One of the objectives of the project is to improve multiple use sorghum cultivars (varieties and hybrids) that are resistant to biotic and abiotic stresses. These cultivars must be adaptable to target environments, have stable performance and meet end-user requirements. The project was funded by International Fund for Agricultural Development (IFAD). In 2012, Africa Harvest undertook various studies and meetings were held with sorghum value chain stakeholders to strategize on how best to streamline roles to be played by each stakeholder.
Through interactions with the value chain actors, market preferences and produce quality specifications were shared and this information communicated to the farmers. For instance, the World Food Programme (WFP) food quality control requires white sorghum fit for human consumption, free from abnormal smell and live pests. These and other specifications guided the selection of the Gadam sorghum variety to be promoted in the sorghum-planting areas. Demonstration plots were established to train farmers on good agronomic practices (planting guidelines, spacing, sowing, thinning and gapping) in order to achieve increased yields per unit area. To demonstrate the impact of soil fertility on sorghum, manure and fertilizer were applied at different rates and crop stages and farmers advised, based on the results. Training on sorghum agronomic practices was held on the demonstration plots and on farms.
Different varieties were given the same treatment to allow farmers to compare the differences in terms of adaptability, maturity, nutrient requirements and yields for different sorghum varieties.

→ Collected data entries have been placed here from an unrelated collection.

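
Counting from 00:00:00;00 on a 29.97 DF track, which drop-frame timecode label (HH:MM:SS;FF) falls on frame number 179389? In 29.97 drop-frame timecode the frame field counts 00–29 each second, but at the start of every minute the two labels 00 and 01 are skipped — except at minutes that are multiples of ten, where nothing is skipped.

Each 10-minute DF block holds 10 × 60 × 30 − 9 × 2 = 17982 frames. 179389 ÷ 17982 → 9 full blocks, remainder 17551.
Within the partial block the first minute is 1800 frames and each further minute 1798, so 9 further minute boundaries passed. Total skipped labels = 18 × 9 + 2 × 9 = 180.
Non-drop label index = 179389 + 180 = 179569; at 30 labels/s that is 01:39:45:19, i.e. DF 01:39:45;19.

01:39:45;19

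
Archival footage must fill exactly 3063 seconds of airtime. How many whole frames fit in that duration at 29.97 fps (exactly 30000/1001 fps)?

Frames = 3063 × 30000/1001 = 91890000/1001 ≈ 91798.2018.
Complete frames: 91798.

91798 frames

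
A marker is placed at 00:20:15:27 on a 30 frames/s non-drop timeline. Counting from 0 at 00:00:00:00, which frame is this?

Total seconds to the label: (0 × 3600 + 20 × 60 + 15) = 1215.
Frame index = 1215 × 30 + 27 = 36477.

36477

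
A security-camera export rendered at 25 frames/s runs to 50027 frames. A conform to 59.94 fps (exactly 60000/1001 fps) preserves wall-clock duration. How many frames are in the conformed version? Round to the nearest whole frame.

119945 frames

Frames at target rate = 50027 × (60000/1001) / (25) = 120064800/1001 ≈ 119944.855.
Nearest whole frame: 119945.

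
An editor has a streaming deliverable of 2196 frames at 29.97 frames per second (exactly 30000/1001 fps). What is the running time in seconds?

73.2732 seconds

Running time = 2196 / (30000/1001) = 73.2732 s.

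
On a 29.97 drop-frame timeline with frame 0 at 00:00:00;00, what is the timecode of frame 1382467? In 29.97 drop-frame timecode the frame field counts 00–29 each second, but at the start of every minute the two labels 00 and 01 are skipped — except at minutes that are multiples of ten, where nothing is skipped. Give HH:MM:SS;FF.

Each 10-minute DF block holds 10 × 60 × 30 − 9 × 2 = 17982 frames. 1382467 ÷ 17982 → 76 full blocks, remainder 15835.
Within the partial block the first minute is 1800 frames and each further minute 1798, so 8 further minute boundaries passed. Total skipped labels = 18 × 76 + 2 × 8 = 1384.
Non-drop label index = 1382467 + 1384 = 1383851; at 30 labels/s that is 12:48:48:11, i.e. DF 12:48:48;11.

12:48:48;11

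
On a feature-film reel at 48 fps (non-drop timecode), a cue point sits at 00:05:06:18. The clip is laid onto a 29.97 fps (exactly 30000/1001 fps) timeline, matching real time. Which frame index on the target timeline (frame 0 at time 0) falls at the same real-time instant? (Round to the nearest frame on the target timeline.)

frame 9182

Source frame index: (0×3600 + 5×60 + 6) × 48 + 18 = 14706.
Real time: 14706 / (48) = 2451/8 s.
Target frame: (2451/8) × (30000/1001) = 9191250/1001 ≈ 9182.068 → 9182.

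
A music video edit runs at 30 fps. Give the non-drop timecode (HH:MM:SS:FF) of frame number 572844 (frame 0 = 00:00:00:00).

572844 ÷ 30 = 19094 full seconds, remainder 24 frames.
19094 s = 5 h 18 min 14 s.
Timecode: 05:18:14:24.

05:18:14:24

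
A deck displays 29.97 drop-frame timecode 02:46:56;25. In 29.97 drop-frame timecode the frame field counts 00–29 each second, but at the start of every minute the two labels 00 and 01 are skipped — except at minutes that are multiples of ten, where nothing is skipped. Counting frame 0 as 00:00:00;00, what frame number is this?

As if non-drop at 30 labels/s: (2 × 3600 + 46 × 60 + 56) × 30 + 25 = 300505.
Minute boundaries passed: 166; those not divisible by 10: 166 − 16 = 150; dropped labels = 2 × 150 = 300.
Actual frame index = 300505 − 300 = 300205.

300205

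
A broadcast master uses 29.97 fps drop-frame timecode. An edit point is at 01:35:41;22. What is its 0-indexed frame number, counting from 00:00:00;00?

As if non-drop at 30 labels/s: (1 × 3600 + 35 × 60 + 41) × 30 + 22 = 172252.
Minute boundaries passed: 95; those not divisible by 10: 95 − 9 = 86; dropped labels = 2 × 86 = 172.
Actual frame index = 172252 − 172 = 172080.

172080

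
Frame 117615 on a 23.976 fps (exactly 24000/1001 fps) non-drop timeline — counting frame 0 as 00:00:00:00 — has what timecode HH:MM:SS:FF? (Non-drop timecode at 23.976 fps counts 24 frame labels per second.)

01:21:40:15

117615 ÷ 24 = 4900 full seconds, remainder 15 frames.
4900 s = 1 h 21 min 40 s.
Timecode: 01:21:40:15.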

At the demonstration plots and on farmer fields, differences in yields and in pest and disease incidences were pointed out for the certified seed and the recycled seed crops and differences were also demonstrated for improved versus local sorghum varieties.
The choice of the varieties to be promoted was guided by the market preference and commercial seed availability. East Africa Malting (EAML) is the only commercial buyer who has been available in the regions in the past three seasons, hence the choice of Gadam, which has the qualities for this market specification, that is, white sorghum variety and over 70% extractive value. EAML absorbed all the surplus Gadam variety sorghum produced by the Sorghum for Multiple Use (SMU) Project beneficiaries.